The researchers carefully warmed the dough to give it the right consistency. Then, via a technique called electrospinning, they used an electric charge to pull the mixture through a needle and onto a plate a few centimeters away (SN: 4/4/06). The starch molecules tangle with each other as they leave the needle, forming a continuous jet. As the jet flies through the air, the formic acid evaporates, leaving a thin fiber behind. After about 30 seconds, the fiber forms a thin mat on the plate.

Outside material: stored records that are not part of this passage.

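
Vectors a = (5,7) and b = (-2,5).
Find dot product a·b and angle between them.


a·b = 5*(-2) + 7*5 = -10 + 35 = 25
|a| = sqrt(25+49) = 8.6023
|b| = sqrt(4+25) = 5.3852
cos(theta) = 25/(sqrt(74)*sqrt(29)) = 25/sqrt(2146) = 0.539666
theta = arccos(25/sqrt(2146)) = 57.3391 degrees

a·b = 25, theta = 57.3391 deg


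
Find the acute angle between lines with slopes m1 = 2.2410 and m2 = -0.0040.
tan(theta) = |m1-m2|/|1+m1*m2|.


m1-m2 = 2.245
1+m1*m2 = 0.991036
tan(theta) = |2.245/0.991036| = 2.265306
theta = arctan(|2.245/0.991036|) = 66.1814 degrees (acute angle)

66.1814 degrees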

Mats made from starchy nanofibers typically have pores that are large enough to let water molecules through but too small for bacteria to enter, making them attractive options for bandages and wound dressings. Previous research has made electrospun mats from pure starch, but the process of extracting that starch from plant matter is energy- and water-intensive. The new study shows that the extraction isn’t strictly necessary.
“If you use it for bandages, it doesn’t really matter that there’s cellulose and protein there,” Clancy says.
Since the fibers are made of dried flour, they can be classified as pasta. That makes them the thinnest pasta on record — roughly a thousandth the width of su filindeu, a type of pasta about half the width of angel hair noodles that’s exclusively handmade by just one family in the town of Nuoro, Italy.
But is Clancy’s nanopasta edible? “I certainly hope so,” he says.